Call Lifeline on 13 11 14

Recent Comments

on 11 July, 2008 at 9:35 a.m. ( Suggest removal )
Irrespective of the reason used for parents killing their children I strongly believe they must be sterilised before release from prison. They have no rights to have more children to torture and kill.
on 11 July, 2008 at 2:01 p.m. ( Suggest removal )
When I was in Yr 12 at school I had to read the Greek tragedy 'Medea' by Euripides. Written in 431BC, it examines the revenge of a woman betrayed by her husband. In considering infanticide she muses, "Why should I seek to wring their father's heart, When that same act will doubly wring my own". Nevertheless, she carries out the slaying of her two sons to cause maximum grief to her unfaithful spouse.

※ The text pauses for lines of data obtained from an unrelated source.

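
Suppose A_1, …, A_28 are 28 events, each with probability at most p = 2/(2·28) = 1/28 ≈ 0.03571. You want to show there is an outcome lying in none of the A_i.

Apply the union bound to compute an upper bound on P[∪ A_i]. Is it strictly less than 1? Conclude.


Union bound: P[∪_{i=1}^{28} A_i] ≤ Σ_i P[A_i] ≤ 28·p = 28·(1/28) = 1.
Numerically: 1 ≈ 1.00000.
Is 1 < 1? NO.
Since the bound 1 is ≥ 1, the union bound is uninformative here; it does NOT by itself certify existence.

28·p = 1 ≈ 1.00000; existence NOT certified by the union bound.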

Unfortunately, these acts have not been confined to the pages of ancient literature, and it appears we sometimes remain most dangerous to those we 'love'.
on 11 July, 2008 at 2:44 p.m. ( Suggest removal )
In the end most of these acts are the last act of control, which will stand long after they are gone leaving an impact on/against their partner/family to which they have no recourse.

It is a sad savage act which no one wins.
on 11 July, 2008 at 5:26 p.m. ( Suggest removal )
heggiehawk...your comments are both insightful and well researched. Congrats.

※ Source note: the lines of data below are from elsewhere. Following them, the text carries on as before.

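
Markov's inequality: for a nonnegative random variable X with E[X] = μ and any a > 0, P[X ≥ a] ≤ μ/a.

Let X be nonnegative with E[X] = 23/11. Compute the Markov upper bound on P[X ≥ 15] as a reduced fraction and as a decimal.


μ = E[X] = 23/11, a = 15.
Markov: P[X ≥ 15] ≤ μ/a = (23/11)/15 = 23/165.
Numerically: ≈ 0.139.
(Since a = 15 > μ = 2.091, the bound 23/165 is < 1 and informative.)

P[X ≥ 15] ≤ 23/165 ≈ 0.139.


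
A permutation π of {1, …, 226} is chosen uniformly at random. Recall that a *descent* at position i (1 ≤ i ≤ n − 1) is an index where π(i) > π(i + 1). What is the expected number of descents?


Write X = Σ X_I over i = 1, …, 225, with X_I the indicator of one descent.
There are 225 indicators.
For each fixed i, the pair (π(i), π(i+1)) is a uniformly random ordered pair of distinct values from {1, …, 226}; by symmetry P[π(i) > π(i+1)] = 1/2.
By linearity: E[X] = 225 · (1/2) = (226 − 1) · (1/2) = 225/2 ≈ 112.5000.

E[X] = 225/2 = 112.5000.


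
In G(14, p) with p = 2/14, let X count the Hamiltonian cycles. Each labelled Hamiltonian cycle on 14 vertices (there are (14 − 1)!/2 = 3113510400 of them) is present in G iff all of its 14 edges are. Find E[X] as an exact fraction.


K_14 has (14 − 1)!/2 = 3113510400 labelled Hamiltonian cycles.
For each such Hamiltonian cycle H, let X_H = 1 if all 14 edges of H are present in G. Then P[X_H = 1] = p^{14} = (1/7)^{14} = 1/678223072849.
By linearity of expectation: E[X] = Σ_H E[X_H] = 3113510400 · p^{14} = 3113510400 · 1/678223072849 = 444787200/96889010407.
Numerically: E[X] ≈ 0.0045907.

E[X] = 3113510400 · (1/7)^{14} = 444787200/96889010407 ≈ 0.0045907.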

Unfortunately, after all the wringing of hands, tears and accusations, the children always lose.

But as a last act of defiance/sense I offer the following from my old Mum - 'there, but for the grace of God, go I'.
on 11 July, 2008 at 10:30 p.m. ( Suggest removal )
It is tragic that the Bell children died, what I don't understand is why our young women still stay with men like this, Mrs Bell had been with this man for 5 years before she decided to have children. Knowing what she knew and what this man was obviously doing to her before the children came along, why make the choice to even bring those precious little babies into the world.

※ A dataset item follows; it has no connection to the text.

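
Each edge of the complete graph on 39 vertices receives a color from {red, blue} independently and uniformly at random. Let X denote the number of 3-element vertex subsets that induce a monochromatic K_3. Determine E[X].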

I know the old comment but she loved him, she was scared yadda yadda yadda. I am sure that if my mother had of stayed away long enough on the many occasions she left my abusive father she may have saved herself from becoming a nightly punching bag and saved us from living in fear every day for many years of our lives. As hard as we try we are still bringing up girls to believe that they have to tolerate this gross behaviour from their partners, so sad because it is always the children who suffer or pay the ultimate price. Too sad that Mrs Bell now has to live with the choices she and she alone made.
on 12 July, 2008 at 8:49 a.m. ( Suggest removal )
Amlonmyown. I to grew up in a volatile home and left a husband when I had 2 babies as I could see the signs and didn't want my children to grow up in fear. There are no winners in this type of situation and the people with serious anger issues like this are very manipulative and cunning in their control of others. The same as paedophiles are. It's usually the mind games that have women/men trapped and not always women experience this type of violence in a partnership. With the threat of violence to themselves or people they love and sometimes even the pets people feel they have to stay to protect others the stripping of their self esteem is the best prisoner. After years of this immense fear they have no self worth left only fear that's why I believe alot of people don't walk when they know they owe it to their children to walk and must live in constant turmoil. The best we can do is report abuse if we know of it, be empathetic towards the victims and understand that our children are gifts and watch out for others. It's tragic that Karen Bell finally found herself enough to try and give her children a better life only for this to happen to her.
on 17 July, 2008 at 4:38 p.m. ( Suggest removal )
Unfortunately, unless you have been through a similar DV situation, it is hard to comprehend the whys. Why she stayed, why she had kids, why he did it....

It shows just what cowards these men really are, they use their power to control their partners, and then when the day of reckoning comes (ie being found out/charged etc) they cant handle it and do such things as this man did. They have lost their power and the true colours come out.